The lobster is split right down the middle: half blue, half greenish-brown, half male, half female.
Murray Townsend caught the lobster off Cape Sable Island in mid-December.
"I've seen lobsters of different colours, shades and with different markings, but nothing quite like this," said Townsend.
I. Deveau Fisheries in North East Point, N.S., bought the lobster and donated it to the Bedford Institute of Oceanography. The curiosity is being held there in a salt-water tank for observation.

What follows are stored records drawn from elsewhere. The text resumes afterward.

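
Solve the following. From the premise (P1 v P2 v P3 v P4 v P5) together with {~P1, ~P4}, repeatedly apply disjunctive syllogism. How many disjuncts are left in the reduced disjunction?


Original disjuncts (5): P1, P2, P3, P4, P5
Negated (eliminate): ~P1, ~P4
Remaining disjuncts: P2, P3, P5
Count = 5 - 2 = 3

3


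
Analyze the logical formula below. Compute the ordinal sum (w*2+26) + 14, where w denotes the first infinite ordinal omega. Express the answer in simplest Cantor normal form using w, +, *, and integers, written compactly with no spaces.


Compute (w*2+26) + 14.
Ordinal + is associative but NOT commutative; for finite n>0, n + w = w but w + n stays w+n.
By associativity: (w*2+26) + 14 = w*2 + (26+14) = w*2+40.
Result = w*2+40

w*2+40


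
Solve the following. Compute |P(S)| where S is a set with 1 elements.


The power set of a set with n elements has 2^n elements.
|P(S)| = 2^1 = 2

2


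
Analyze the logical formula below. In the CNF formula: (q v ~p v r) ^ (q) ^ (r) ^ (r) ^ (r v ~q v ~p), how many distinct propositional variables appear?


Identify each variable that appears in the formula.
Variables found: p, q, r
Count = 3

3


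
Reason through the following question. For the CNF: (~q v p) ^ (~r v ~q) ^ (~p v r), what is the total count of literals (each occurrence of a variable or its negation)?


Counting literals in each clause:
Clause 1: 2 literal(s)
Clause 2: 2 literal(s)
Clause 3: 2 literal(s)
Total = 6

6


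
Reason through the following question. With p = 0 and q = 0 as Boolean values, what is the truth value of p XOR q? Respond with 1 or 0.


p = 0, q = 0
Operation: p XOR q
Evaluate: 0 XOR 0 = 0

0


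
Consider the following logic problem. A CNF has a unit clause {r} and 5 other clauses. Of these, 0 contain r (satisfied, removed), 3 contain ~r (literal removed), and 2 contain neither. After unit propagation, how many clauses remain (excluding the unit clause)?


Satisfied (removed): 0
Shortened (remain): 3
Unchanged (remain): 2
Remaining = 3 + 2 = 5

5


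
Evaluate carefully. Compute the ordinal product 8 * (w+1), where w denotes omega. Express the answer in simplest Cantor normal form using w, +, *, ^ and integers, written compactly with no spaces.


Compute 8 * (w+1).
Ordinal * is associative and left-distributive over +, but NOT commutative; for finite n>1, n*w = w but w*n stays w*n.
By left-distributivity: 8 * (w+1) = 8*w + 8*1 = w + 8 = w+8.
Result = w+8

w+8


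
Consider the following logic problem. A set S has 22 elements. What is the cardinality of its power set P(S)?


The power set of a set with n elements has 2^n elements.
|P(S)| = 2^22 = 4194304

4194304


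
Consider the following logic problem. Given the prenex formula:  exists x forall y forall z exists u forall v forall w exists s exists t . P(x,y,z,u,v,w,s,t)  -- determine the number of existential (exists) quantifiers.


Quantifier prefix: exists x forall y forall z exists u forall v forall w exists s exists t
Mark each quantifier type:
  E U U E U U E E
Universal count = 4, Existential count = 4
Asked for existential (exists) quantifiers: 4

4


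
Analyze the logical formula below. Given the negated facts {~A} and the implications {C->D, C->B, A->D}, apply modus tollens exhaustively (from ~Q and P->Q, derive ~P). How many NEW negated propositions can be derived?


Initial negated facts: {~A}
Apply modus tollens to closure:
  (no implication fires)
Final negated: {~A}
New negations: {(none)}
Count = 0

0


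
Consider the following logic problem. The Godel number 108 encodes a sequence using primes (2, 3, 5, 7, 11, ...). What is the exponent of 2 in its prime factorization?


Factorize 108 by dividing by 2 repeatedly.
Division steps: 2 divides 108 exactly 2 time(s).
Exponent of 2 = 2

2


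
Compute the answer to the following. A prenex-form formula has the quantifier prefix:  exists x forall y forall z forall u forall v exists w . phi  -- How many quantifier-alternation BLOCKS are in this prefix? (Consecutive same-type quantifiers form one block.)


Quantifier-type sequence: E A A A A E  (A=forall, E=exists)
Group into maximal same-type runs:
  Ex1 | Ax4 | Ex1
Number of blocks = 3

3


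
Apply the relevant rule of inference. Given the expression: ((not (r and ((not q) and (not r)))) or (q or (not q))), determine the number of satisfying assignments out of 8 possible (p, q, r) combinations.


Check all 8 assignments:
p=0, q=0, r=0: 1
p=0, q=0, r=1: 1
p=0, q=1, r=0: 1
p=0, q=1, r=1: 1
p=1, q=0, r=0: 1
p=1, q=0, r=1: 1
p=1, q=1, r=0: 1
p=1, q=1, r=1: 1
Count of True = 8

8


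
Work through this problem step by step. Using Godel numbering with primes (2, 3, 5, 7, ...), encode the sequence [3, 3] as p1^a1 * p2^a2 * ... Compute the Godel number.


Encode each element as an exponent of the corresponding prime:
  2^3 = 8
  3^3 = 27
Product = 8 * 27 = 216

216


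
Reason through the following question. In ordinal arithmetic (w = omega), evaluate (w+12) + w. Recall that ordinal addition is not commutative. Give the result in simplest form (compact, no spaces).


Compute (w+12) + w.
Ordinal + is associative but NOT commutative; for finite n>0, n + w = w but w + n stays w+n.
(w+12) + w = w + (12+w) = w + w = w*2 (the finite tail 12 is absorbed by the right w).
Result = w*2

w*2


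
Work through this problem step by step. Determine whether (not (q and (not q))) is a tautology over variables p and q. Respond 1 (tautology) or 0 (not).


Check all 4 assignments:
p=0, q=0: 1
p=0, q=1: 1
p=1, q=0: 1
p=1, q=1: 1
Satisfying count = 4/4.
Tautology iff count = 4: yes.

1


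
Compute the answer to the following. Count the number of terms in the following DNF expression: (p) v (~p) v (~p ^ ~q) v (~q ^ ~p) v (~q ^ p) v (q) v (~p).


A DNF formula is a disjunction of terms (conjunctions).
Terms are separated by v.
Counting the disjuncts: 7 terms.

7


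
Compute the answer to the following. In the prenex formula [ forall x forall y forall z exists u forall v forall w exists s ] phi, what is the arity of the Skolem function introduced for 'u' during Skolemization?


Quantifier prefix: forall x forall y forall z exists u forall v forall w exists s
'u' is existentially quantified at position 4.
Universal variables preceding it: x, y, z
Skolem function arity = 3

3


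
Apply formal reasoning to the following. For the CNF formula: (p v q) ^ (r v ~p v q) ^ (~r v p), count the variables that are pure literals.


Check each variable for pure literal status:
p: mixed (not pure)
q: pure positive
r: mixed (not pure)
Pure literal count = 1

1


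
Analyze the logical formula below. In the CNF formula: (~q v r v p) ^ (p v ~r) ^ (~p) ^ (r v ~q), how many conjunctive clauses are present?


A CNF formula is a conjunction of clauses.
Clauses are separated by ^.
Counting the conjuncts: 4 clauses.

4


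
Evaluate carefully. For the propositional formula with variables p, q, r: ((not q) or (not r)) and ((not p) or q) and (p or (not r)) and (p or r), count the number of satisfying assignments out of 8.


Evaluate all 8 assignments for p, q, r:
p=0, q=0, r=0: 0
p=0, q=0, r=1: 0
p=0, q=1, r=0: 0
p=0, q=1, r=1: 0
p=1, q=0, r=0: 0
p=1, q=0, r=1: 0
p=1, q=1, r=0: 1
p=1, q=1, r=1: 0
Satisfying count = 1

1


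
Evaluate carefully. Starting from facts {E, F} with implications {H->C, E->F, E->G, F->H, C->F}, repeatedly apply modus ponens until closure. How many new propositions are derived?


Initial facts: {E, F}
Apply modus ponens to closure:
  E and E->G  =>  G
  F and F->H  =>  H
  H and H->C  =>  C
Final known: {C, E, F, G, H}
New propositions: {C, G, H}
Count = 3

3


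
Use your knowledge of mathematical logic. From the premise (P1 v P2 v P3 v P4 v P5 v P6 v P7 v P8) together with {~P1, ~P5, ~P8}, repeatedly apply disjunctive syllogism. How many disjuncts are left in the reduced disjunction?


Original disjuncts (8): P1, P2, P3, P4, P5, P6, P7, P8
Negated (eliminate): ~P1, ~P5, ~P8
Remaining disjuncts: P2, P3, P4, P6, P7
Count = 8 - 3 = 5

5


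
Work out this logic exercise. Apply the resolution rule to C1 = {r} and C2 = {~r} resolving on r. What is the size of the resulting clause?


Remove r from C1 and ~r from C2.
C1 remainder: {}
C2 remainder: {}
Union (resolvent): {} (empty clause)
Resolvent has 0 literal(s).

0


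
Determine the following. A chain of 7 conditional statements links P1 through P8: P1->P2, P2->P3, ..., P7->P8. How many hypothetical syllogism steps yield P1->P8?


With 7 implications in a chain connecting 8 propositions:
P1->P2, P2->P3, ..., P7->P8
Steps needed = (number of implications) - 1 = 7 - 1 = 6

6


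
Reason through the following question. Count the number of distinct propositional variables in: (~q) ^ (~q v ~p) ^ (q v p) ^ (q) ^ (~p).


Identify each variable that appears in the formula.
Variables found: p, q
Count = 2

2


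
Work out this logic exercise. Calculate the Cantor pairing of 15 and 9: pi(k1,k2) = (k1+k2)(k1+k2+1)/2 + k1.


k1 + k2 = 24
(k1+k2)(k1+k2+1)/2 = 24 * 25 / 2 = 300
pi = 300 + 15 = 315

315


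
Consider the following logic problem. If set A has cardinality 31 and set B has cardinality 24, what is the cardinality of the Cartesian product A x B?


The Cartesian product A x B contains all ordered pairs (a, b).
|A x B| = |A| * |B| = 31 * 24 = 744

744


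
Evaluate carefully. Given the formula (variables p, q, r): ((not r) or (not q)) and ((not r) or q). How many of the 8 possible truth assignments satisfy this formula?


Evaluate all 8 assignments for p, q, r:
p=0, q=0, r=0: 1
p=0, q=0, r=1: 0
p=0, q=1, r=0: 1
p=0, q=1, r=1: 0
p=1, q=0, r=0: 1
p=1, q=0, r=1: 0
p=1, q=1, r=0: 1
p=1, q=1, r=1: 0
Satisfying count = 4

4


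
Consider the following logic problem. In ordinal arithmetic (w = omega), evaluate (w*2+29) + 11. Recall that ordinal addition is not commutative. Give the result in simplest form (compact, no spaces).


Compute (w*2+29) + 11.
Ordinal + is associative but NOT commutative; for finite n>0, n + w = w but w + n stays w+n.
By associativity: (w*2+29) + 11 = w*2 + (29+11) = w*2+40.
Result = w*2+40

w*2+40


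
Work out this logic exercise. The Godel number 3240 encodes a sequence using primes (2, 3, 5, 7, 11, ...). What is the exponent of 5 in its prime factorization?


Factorize 3240 by dividing by 5 repeatedly.
Division steps: 5 divides 3240 exactly 1 time(s).
Exponent of 5 = 1

1


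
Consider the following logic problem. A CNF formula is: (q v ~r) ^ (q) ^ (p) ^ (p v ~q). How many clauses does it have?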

Paul Nickerson, a plant manager at I. Deveau, said he has only seen one other hermaphrodite in his 20 years in the lobster business, although he occasionally sees unusually coloured ones, such as an all-blue male.
His company has also come across other unusual lobsters this season, including one with three claws, a yellow specimen and a tiny red and black lobster.
Nickerson said the half-and-half lobster has both female and male reproductive organs, but the male ones are more fully developed.
"The female flipper on that one is only half the size that it should be," he said. "I'm thinking that it may not produce as female, but it might as male."
Stephan Nolan, a biological technician for the Department of Fisheries and Oceans said the odds of coming across such a specimen are probably one in a few million.
"The colour aspect is purely genetic, but the sex aspect is probably more developmental," said Nolan.
Nolan said the lobster would probably be fine to eat, but this one will go on display at the Bedford Institute.